Pros: Focused on social outcomes, not shareholders. Tax exemptions.
Cons: Limited accountability, can struggle to attract the best people.
HQ location: London
In a competitive landscape and against a backdrop of austerity, many charities – perhaps the best-known type of not-for-profit organisation – have had to commercialise their processes, in order to keep afloat. Hence perhaps the rising tide of public discontent over eye-catching executive salaries, not to mention those dubious cold-call fundraising tactics, in the sector.
But not-for-profits are about more than just charitable (or otherwise) deeds. The sector encompasses different types of organisations – charities yes, but also limited companies with a charitable or social enterprise status and Community Interest Companies, a new structure created in 2005. Some rely mainly on government grants or contracts for funding, while others make money through trading and by soliciting private donations.

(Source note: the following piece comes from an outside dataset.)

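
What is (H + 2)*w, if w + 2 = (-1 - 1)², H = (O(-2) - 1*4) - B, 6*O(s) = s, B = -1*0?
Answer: -14/3 ≈ -4.6667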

WDP however is a charity, one that aims to help people with drug and alcohol problems move on in life. ‘I hope this idea of a charity as a group of do-gooders is no longer actually the case,’ says its chair Yasmin Batliwala, who says she insists on ‘robust standards of good governance’.
‘We very much function like a business,’ she adds. ‘The only thing we don’t do is make a profit; any [surplus] finances we have we put back into the organisation.’
There are some other differences though. Unlike regular businesses, charities are bound by the rules of the Charity Commission. Fair enough given their social purpose, but from a governance perspective another layer of compliance to deal with.
Recruitment can be a challenge too – paying top dollar is a financial and political struggle for many not-for-profits. What’s more, in a company limited by guarantee (rather than by shares) the board effectively appoints itself, recruiting new members as and when a vacancy arises. Batliwala reckons it’s still straightforward to get rid of a poor performer, but nonetheless there’s a lot to be said for shareholder oversight.
10. SOLE TRADER
Pros: More flexible than employment, less hassle than a formal company.
Cons: The owner is personally liable when things go wrong
Jason Bartram Carpentry
Turnover: Under £50,000
HQ location: Camberley, Surrey
It’s the favoured status of everybody from plumbers to IT consultants, freelance creatives and buy-to-let landlords. Almost 200,000 people set up as sole traders in the last year alone. Getting started as a sole trader requires almost no effort: just register with HMRC as self-employed and you’re ready to go.
Jason Bartram has been a carpenter for five years, mainly working on new-build houses and extensions, as well as other odd jobs. He says he’s happy to be self-employed because of the flexibility that comes with it. ‘You can have holiday whenever you want and set your own flexible hours. You usually get paid just after each job, which for me is quite good,’ says Bartram.
There’s a flipside to that of course. ‘You don’t get paid holiday,’ he says. ‘And you have to search for your own jobs, do advertising and make sure you’ve got the work there, instead of relying on somebody else.’
Being a sole trader also exempts you from most of the formalities of running an incorporated business – there’s no board and thus no need for formal board meetings, and you don’t have to submit any financial information to Companies House for prying eyes to see.
Mike Ashley, the notoriously secretive owner of clothes retailer Sports Direct, famously remained a sole trader for years, even after opening dozens of shops. But then incorporation does exist for a reason. If as a sole trader you want to borrow a large amount of cash or enter into a risky contract then you’re liable personally up to the hilt, because your company is not a legal entity in itself.